2) Perhaps configure the SMTPQ's MaxRetries property to a lower value (anything from 0 to 10 is OK).

The only REAL solution is to determine the cause of the blocked connection.


Answer

The problem persists for a couple of days once it starts. And it immediately gets fixed upon a restart of the smtpQ service.
The problem begins when the smtpQ suddenly starts using the Local Machine instead of the specified server as the connection target. The email message is specified using the correct server name, but the smtpQ process is trying to connect to the local machine instead:


Need new SMTP connection checkForExistingConnection: Elapsed time: 0 millisec SMTP_Connect: Connecting to SMTP server 127.0.0.1:25


Is there a known scenario that causes smtpQ to suddenly start using the local machine address instead of the specified server?


Answer

Thanks for the quick responses! I'll ask the user to send me the eml file. Perhaps the problem was between the chair and the keyboard...


Answer

Today, another user reported a blocked smtpQ scenario. One "bad" eml caused ALL following eml files to be stuck in the Outgoing folder. This is NOT an issue of retries -- the blocking persisted for much longer. Sending resumed immediately when the bad eml file was removed from the Outgoing folder.

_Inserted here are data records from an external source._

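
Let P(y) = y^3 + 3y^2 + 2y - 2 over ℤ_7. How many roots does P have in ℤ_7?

Evaluate at each of the 7 elements of ℤ_7:
P(0) = 5; P(1) = 4; P(2) = 1; P(3) = 2; P(4) = 6; P(5) = 5; P(6) = 5.
No element is a root.

0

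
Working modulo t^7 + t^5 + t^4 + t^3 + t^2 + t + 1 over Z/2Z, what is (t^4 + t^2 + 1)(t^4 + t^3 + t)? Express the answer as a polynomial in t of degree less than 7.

t^4 + t + 1

Multiply in Z/2Z[t]: (t^4 + t^2 + 1)·(t^4 + t^3 + t) = t^8 + t^7 + t^6 + t^4 + t.
Reduce using t^7 ≡ t^5 + t^4 + t^3 + t^2 + t + 1 (mod t^7 + t^5 + t^4 + t^3 + t^2 + t + 1).
Reduced: t^4 + t + 1.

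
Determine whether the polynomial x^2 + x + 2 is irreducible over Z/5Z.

Yes

Write f(x) = x^2 + x + 2.
Check for roots in Z/5Z: f(0) = 2; f(1) = 4; f(2) = 3; f(3) = 4; f(4) = 2.
No roots. A degree-2 polynomial over a field with no linear factor is irreducible.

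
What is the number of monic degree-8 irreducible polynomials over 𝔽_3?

Gauss's count: N_{3}(8) = (1/8) Σ_{d|8} μ(8/d)·3^d.
Divisors of 8: 1, 2, 4, 8; μ(8/d) for each: 0, 0, -1, 1.
Σ = − 3^4 + 3^8 = 6480.
N = 6480/8 = 810.

810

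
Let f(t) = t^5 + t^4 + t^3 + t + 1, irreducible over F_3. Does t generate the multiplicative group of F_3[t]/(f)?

|GF(3^5)^×| = 3^5 − 1 = 242. Prime factorization: 242 = 2·11^2.
f is primitive ⇔ t has order 242 in GF(3)[t]/(f), i.e. t^(242/q) ≠ 1 for each prime q | 242.
t^(121) mod f = 2.
t^(22) mod f = t^4 + 2t^3 + t^2 + 1.
None equal 1, so t has full order 242; f is primitive.

Yes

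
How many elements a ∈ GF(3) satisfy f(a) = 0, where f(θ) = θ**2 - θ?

Evaluate at each of the 3 elements of GF(3):
f(0) = 0 → root; f(1) = 0 → root; f(2) = 2.
Roots: {0, 1}.

2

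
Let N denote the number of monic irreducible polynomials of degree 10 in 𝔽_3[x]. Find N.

x^(3^10) − x is the product of all monic irreducibles of degree dividing 10; Möbius inversion gives N = (1/10) Σ μ(10/d)·3^d.
Divisors of 10: 1, 2, 5, 10; μ(10/d) for each: 1, -1, -1, 1.
Σ = 3^1 − 3^2 − 3^5 + 3^10 = 58800.
N = 58800/10 = 5880.

5880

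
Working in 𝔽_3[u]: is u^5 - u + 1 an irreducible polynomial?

Yes

Write P(u) = u^5 - u + 1.
Check for roots in 𝔽_3: P(0) = 1; P(1) = 1; P(2) = 1.
No roots, so no linear factors.
Monic irreducibles of degree 2 over GF(3): u^2 + 1, u^2 + u - 1, u^2 - u - 1.
None of them divide P (all give nonzero remainder).
No irreducible factor of degree ≤ 2 exists, so P is irreducible over GF(3).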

Question: is there a known mechanism whereby the smtpQ service would get blocked because of one bad eml file. For example, does smtpQ use the smtp server and port specified in EACH eml file, or does it reuse the info from the first eml file to "save time"? Is there a way to force the smtpQ service to NOT reuse connection information from the first eml file?


Answer

I received further clarification from the user:

  1. The bad email did not remain in the Outgoing folder, it got moved to the Undeliverable folder. But the rest of the eml files remained in the Outgoing folder (MUCH longer than the retry cycles).

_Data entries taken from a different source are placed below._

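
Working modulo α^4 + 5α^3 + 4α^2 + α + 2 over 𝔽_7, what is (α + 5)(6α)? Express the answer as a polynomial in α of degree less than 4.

Multiply in 𝔽_7[α]: (α + 5)·(6α) = 6α^2 + 2α.
Reduced: 6α^2 + 2α.

6α^2 + 2α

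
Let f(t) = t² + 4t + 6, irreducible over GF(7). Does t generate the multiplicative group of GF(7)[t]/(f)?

|GF(7^2)^×| = 7^2 − 1 = 48. Prime factorization: 48 = 2^4·3.
f is primitive ⇔ t has order 48 in GF(7)[t]/(f), i.e. t^(48/q) ≠ 1 for each prime q | 48.
t^(24) mod f = 6.
t^(16) mod f = 1
Since t^(16) = 1, the order of t divides 16 < 48; not primitive.

No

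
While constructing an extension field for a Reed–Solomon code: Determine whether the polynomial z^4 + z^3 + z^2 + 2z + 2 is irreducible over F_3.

Yes

Write P(z) = z^4 + z^3 + z^2 + 2z + 2.
Check for roots in F_3: P(0) = 2; P(1) = 1; P(2) = 1.
No roots, so no linear factors.
Monic irreducibles of degree 2 over GF(3): z^2 + 1, z^2 + z + 2, z^2 + 2z + 2.
None of them divide P (all give nonzero remainder).
No irreducible factor of degree ≤ 2 exists, so P is irreducible over GF(3).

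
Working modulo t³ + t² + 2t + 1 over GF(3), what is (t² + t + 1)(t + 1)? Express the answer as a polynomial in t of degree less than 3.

Multiply in GF(3)[t]: (t² + t + 1)·(t + 1) = t³ + 2t² + 2t + 1.
Reduce using t³ ≡ 2t² + t + 2 (mod t³ + t² + 2t + 1).
Reduced: t².

t^2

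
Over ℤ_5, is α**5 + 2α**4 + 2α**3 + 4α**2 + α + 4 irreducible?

Write P(α) = α**5 + 2α**4 + 2α**3 + 4α**2 + α + 4.
Check for roots in ℤ_5: P(0) = 4; P(1) = 4; P(2) = 2; P(3) = 2; P(4) = 1.
No roots, so no linear factors.
Degree-2 irreducible divisors: test the 10 monic irreducibles of degree 2 over GF(5).
None of them divide P (all give nonzero remainder).
No irreducible factor of degree ≤ 2 exists, so P is irreducible over GF(5).

Yes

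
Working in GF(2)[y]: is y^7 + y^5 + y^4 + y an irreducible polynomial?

Write h(y) = y^7 + y^5 + y^4 + y.
Check for roots in GF(2): h(0) = 0 → root; h(1) = 0 → root.
h(0) = 0, so (y) divides h(y); h is reducible.

No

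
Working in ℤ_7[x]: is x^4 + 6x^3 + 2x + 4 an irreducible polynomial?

Write f(x) = x^4 + 6x^3 + 2x + 4.
Check for roots in ℤ_7: f(0) = 4; f(1) = 6; f(2) = 2; f(3) = 1; f(4) = 1; f(5) = 3; f(6) = 4.
No roots, so no linear factors.
Degree-2 irreducible divisors: test the 21 monic irreducibles of degree 2 over GF(7).
None of them divide f (all give nonzero remainder).
No irreducible factor of degree ≤ 2 exists, so f is irreducible over GF(7).

Yes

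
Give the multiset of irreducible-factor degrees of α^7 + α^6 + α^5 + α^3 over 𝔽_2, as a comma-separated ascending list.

1, 1, 1, 1, 3

Write g(α) = α^7 + α^6 + α^5 + α^3.
Roots in 𝔽_2: g(0) = 0 → root; g(1) = 0 → root.
Linear factors from roots: (α), (α + 1).
Complete factorization: g(α) = (α + 1)·(α)^3·(α^3 + α + 1).
Factor degrees with multiplicity: 1 + 1 + 1 + 1 + 3 = 7.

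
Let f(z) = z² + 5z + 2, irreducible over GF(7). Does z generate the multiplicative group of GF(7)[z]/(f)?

No

|GF(7^2)^×| = 7^2 − 1 = 48. Prime factorization: 48 = 2^4·3.
f is primitive ⇔ z has order 48 in GF(7)[z]/(f), i.e. z^(48/q) ≠ 1 for each prime q | 48.
z^(24) mod f = 1
z^(16) mod f = 4.
Since z^(24) = 1, the order of z divides 24 < 48; not primitive.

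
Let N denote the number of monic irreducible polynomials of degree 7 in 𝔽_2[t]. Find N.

18

The number of monic irreducibles of degree 7 over GF(2) is (1/7)·Σ_{d∣7} μ(7/d) 2^d.
Divisors of 7: 1, 7; μ(7/d) for each: -1, 1.
Σ = − 2^1 + 2^7 = 126.
N = 126/7 = 18.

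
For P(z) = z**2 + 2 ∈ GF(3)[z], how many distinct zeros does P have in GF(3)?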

  2. The bad eml file was targeting a different smtp server (compared to all the other eml files). This leads me to believe that smtpQ hangs when one email fails, and the rest of the emails target a different smtp server.

  3. Emailing resumed when the eml files in the outgoing folder were copied to a different folder, and then moved back to the Outgoing folder.


Answer

This old problem still persists. It boils down to the following scenario: after a WSAEWOULDBLOCK failure, the smtpQ hangs indefinitely. This is not due to retries because the service remains hung until it is restarted. A restart immediately solves the issue. Is there a known explanation/fix?